2月1日に発表された貿易統計速報によると、インドネシアの2012年の輸出総額は前年比6.6%減の1,900億4,460万米ドル、輸入総額は8.0%増の1,916億7,090万米ドルとなり、貿易収支は16億2,630万米ドルの赤字となった。この貿易赤字については、投資ブームで中間財・資本財の輸入が大きく増加する一方、世界経済の低迷で先進国市場への輸出が伸び悩んだことが原因、と説明される。しかし、貿易赤字を詳しく見ると、石油ガス部門での55億9,220万米ドルの赤字を、非石油ガス部門での39億6,590万米ドルの黒字で補うという構造になっている。貿易赤字で深刻なのは、実は石油ガス部門なのである。

石油ガス部門の貿易赤字を詳しく見ると、原油は14億9,020万米ドルの黒字、石油製品が245億2,130万米ドルの赤字、液化天然ガス(LNG)が174億3,890万米ドルの黒字であり、ガソリンなどの石油精製品の赤字を原油・LNGの黒字で補っている。石油製品の赤字は10年が141億600万米ドル、11年が232億2,120万米ドルで、国際石油価格の変動はあるにせよ、11年頃から大幅に輸入量が増加した可能性がある。インドネシア国内での二輪車及び自動車生産・販売台数の増加とそれに伴うガソリン需要増がある。

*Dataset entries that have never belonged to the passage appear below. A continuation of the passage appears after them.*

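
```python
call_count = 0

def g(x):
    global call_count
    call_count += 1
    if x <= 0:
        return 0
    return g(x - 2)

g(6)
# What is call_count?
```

Linear recursion stepping by 2: 4 calls from x=6 down to ≤0.

Answer: 4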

インドネシアは石油の純輸入国となり、石油輸出国機構(OPEC)からも脱退。原油からLNGへという動きが加速している。しかし、安泰と思われたLNGでも、インドネシアは輸入を増加させ、12年の輸入額は前年比118.2%増の30億8,160万米ドルとなった。経済成長につれてLNGの国内需要が高まる一方、国内でのガス田開発には時間がかかる。インドネシアは日本などとLNG輸出に関する長期契約を結んできたが、11年の契約更新時にその量を大幅に削減した。かつて日本向けLNG輸出基地だったアチェ州アルンのプラントをLNG輸入基地へ転換する計画もある。すでに国内では、LNG供給不足により、発電所や工場などの現場で生産活動に支障が生じている。

石油ガス部門の貿易赤字は、新規の石油・ガス田開発が進まなければ、ますます顕著となろう。成長するインドネシア経済のボトルネックである。